Mission Statement

Bearing Witness to Local Natural History-- from the wildness of Indiana

Saturday, February 25, 2012

Bald Eagles Incubate

For the 5th consective year, the Bald Eagles near my home are on the nest incubating. They began last Friday, February 17, 2012. Both adults have been busy renovating the nest for weeks. How many eggs are present?

Bald Eagles usually lay one egg  per day, but not always on successive days.  The clutch is usually completed in 3–6 days. The incubation period averages 35 days and hatching occurs over a period of days. So by March 23rd, the first egg could be pipping open. Both male and female incubate with the female serving the majority of the time.

If you are mesmerized by the behaviors and activities of nature, I recommend you tune into the fabulous Bald Eagle nestcam from Decorah, Iowa. This is a 24/7 camera with tremendous views of the eagle nest. They have 3 eggs present. http://www.ustream.tv/decoraheagles

I wish a nestcam could be erected here in Morgan County to observe the activities of the Bald Eagle nest I watch from my home. Nestcams are a wonderful tool to involve the public in learning about wildlife and creating a connection. Although not the same as being outdoors and observing first hand . . . the nestcam does allow a  intimate and consistent connection.
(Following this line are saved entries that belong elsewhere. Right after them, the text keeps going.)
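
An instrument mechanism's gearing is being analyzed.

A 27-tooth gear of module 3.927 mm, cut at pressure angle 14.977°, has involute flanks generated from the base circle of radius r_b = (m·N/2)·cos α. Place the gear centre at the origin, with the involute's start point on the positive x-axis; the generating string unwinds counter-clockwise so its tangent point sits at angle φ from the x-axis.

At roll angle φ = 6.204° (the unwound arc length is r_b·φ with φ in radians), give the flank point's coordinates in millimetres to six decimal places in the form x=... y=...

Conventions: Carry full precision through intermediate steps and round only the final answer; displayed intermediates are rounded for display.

x=51.512929 y=0.021647

single-mesh involute tooth geometry (27T wheel at module 3.927)
pitch radius r_p = m·N/2 = 3.927·27/2 = 53.014500
base radius r_b = r_p·cos α = 53.014500·cos 14.977° = 51.213579
roll angle φ = 6.204° = 0.10828023 rad
x = r_b·(cos φ + φ·sin φ) = 51.512929
y = r_b·(sin φ − φ·cos φ) = 0.021647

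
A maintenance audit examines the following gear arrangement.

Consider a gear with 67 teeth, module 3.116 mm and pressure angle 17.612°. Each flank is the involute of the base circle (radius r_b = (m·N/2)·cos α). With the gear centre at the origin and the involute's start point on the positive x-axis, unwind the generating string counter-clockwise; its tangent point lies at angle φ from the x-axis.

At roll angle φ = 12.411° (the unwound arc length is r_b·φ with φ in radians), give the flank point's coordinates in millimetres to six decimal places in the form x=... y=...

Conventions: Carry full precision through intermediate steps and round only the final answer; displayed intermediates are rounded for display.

class = single-mesh tooth geometry [base-circle involute, m = 3.116, 67T]
pitch radius r_p = m·N/2 = 3.116·67/2 = 104.386000
base radius r_b = r_p·cos α = 104.386000·cos 17.612° = 99.493148
roll angle φ = 12.411° = 0.21661281 rad
x = r_b·(cos φ + φ·sin φ) = 101.800004
y = r_b·(sin φ − φ·cos φ) = 0.335494

x=101.800004 y=0.335494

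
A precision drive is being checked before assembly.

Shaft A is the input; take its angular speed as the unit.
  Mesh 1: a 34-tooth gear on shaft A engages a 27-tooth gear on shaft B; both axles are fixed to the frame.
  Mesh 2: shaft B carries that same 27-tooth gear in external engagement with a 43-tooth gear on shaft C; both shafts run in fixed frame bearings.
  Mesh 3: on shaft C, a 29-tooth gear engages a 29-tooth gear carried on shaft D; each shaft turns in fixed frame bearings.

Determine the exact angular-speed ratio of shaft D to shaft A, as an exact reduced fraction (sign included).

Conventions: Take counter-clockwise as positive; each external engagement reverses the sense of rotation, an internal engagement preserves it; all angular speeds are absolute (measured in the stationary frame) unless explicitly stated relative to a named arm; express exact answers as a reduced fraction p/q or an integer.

-34/43

class = fixed-axis compound train [3 meshes; 3 ratios multiply, 3 sense flips]
mesh 1 [34T→27T]: running ratio 34/27, sense −
mesh 2 [27T→43T]: running ratio 34/43, sense +
mesh 3 [29T→29T]: running ratio 34/43, sense −
ω_out/ω_in = -34/43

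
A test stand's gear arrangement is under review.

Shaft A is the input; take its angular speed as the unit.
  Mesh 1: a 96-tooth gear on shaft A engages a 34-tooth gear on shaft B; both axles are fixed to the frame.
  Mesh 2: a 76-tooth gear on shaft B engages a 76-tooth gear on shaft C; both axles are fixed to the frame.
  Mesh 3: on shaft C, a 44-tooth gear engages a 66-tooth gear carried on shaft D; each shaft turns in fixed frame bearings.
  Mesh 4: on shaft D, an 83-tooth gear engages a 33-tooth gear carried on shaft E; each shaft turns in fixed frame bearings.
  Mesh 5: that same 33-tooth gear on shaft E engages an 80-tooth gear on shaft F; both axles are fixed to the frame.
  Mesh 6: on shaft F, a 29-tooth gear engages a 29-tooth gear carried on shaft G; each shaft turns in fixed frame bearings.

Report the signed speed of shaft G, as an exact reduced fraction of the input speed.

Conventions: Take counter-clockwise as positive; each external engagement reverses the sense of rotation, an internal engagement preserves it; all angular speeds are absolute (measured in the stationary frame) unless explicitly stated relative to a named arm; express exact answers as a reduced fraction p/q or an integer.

166/85

6-mesh fixed-axis compound train (all bearings frame-fixed)
mesh 1 [96T→34T]: |ω|/ω_in = 1×96/34 = 48/17, sense flips to −
mesh 2 [76T→76T]: |ω|/ω_in = (48/17)×76/76 = 48/17, sense flips to +
mesh 3 [44T→66T]: |ω|/ω_in = (48/17)×44/66 = 32/17, sense flips to −
mesh 4 [83T→33T]: |ω|/ω_in = (32/17)×83/33 = 2656/561, sense flips to +
mesh 5 [33T→80T]: |ω|/ω_in = (2656/561)×33/80 = 166/85, sense flips to −
mesh 6 [29T→29T]: |ω|/ω_in = (166/85)×29/29 = 166/85, sense flips to +
signed output speed (× input speed) = 166/85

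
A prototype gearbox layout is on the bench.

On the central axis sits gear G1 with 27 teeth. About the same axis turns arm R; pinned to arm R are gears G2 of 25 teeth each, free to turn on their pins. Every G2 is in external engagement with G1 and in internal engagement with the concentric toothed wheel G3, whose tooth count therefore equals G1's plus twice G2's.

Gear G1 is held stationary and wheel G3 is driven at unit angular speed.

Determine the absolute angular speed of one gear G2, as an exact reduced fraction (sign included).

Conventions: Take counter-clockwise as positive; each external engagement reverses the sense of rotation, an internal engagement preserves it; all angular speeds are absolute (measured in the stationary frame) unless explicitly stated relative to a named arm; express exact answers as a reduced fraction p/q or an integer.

topology: planetary set — G1 27T / G2 25T / G3 77T, arm = carrier (Willis)
ring teeth: 27 + 2·25 = 77
27(ω_sun−ω_arm) = −77(ω_ring−ω_arm),  ω_sun = 0, ω_ring = 1
27(0−ω_arm) = −77(1−ω_arm)  ⇒  104·ω_arm = 77  ⇒  ω_arm = 77/104
sun–planet mesh: 27·(0−77/104) = −25·(ω_p−ω_arm)  ⇒  ω_p−ω_arm = 2079/2600
ω_p = 77/104 + 2079/2600 = 77/50
exact speed ratio = 77/50

77/50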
Advances in technology allow us to peer into the daily lives of wildlife both night and day now. I have observed tree swallows nesting in my plastic gourds in the past. The behaviors and interactions were fascinating and revealing. This technology allows us to learn a great deal and dissolve some of the mystery about the breeding behaviors of birds. The key words here are "some of the mystery". There is still plenty of mystery. Without mystery . . . what is life?

Monday, February 6, 2012

Red-wing Blackbird Return!

Male Red-wing Blackbird singing     ©Joni L. James

Although a late post, January 30, was the date I heard my first Red-wing Blackbird at my home. This is a bird that I mark the winding down of winter. Their song fills the ponds where I live usually in mid- February, but the mild winter has them heralding it early. They are a benchmark wetland bird for me! Welcome back! And welcome back to me!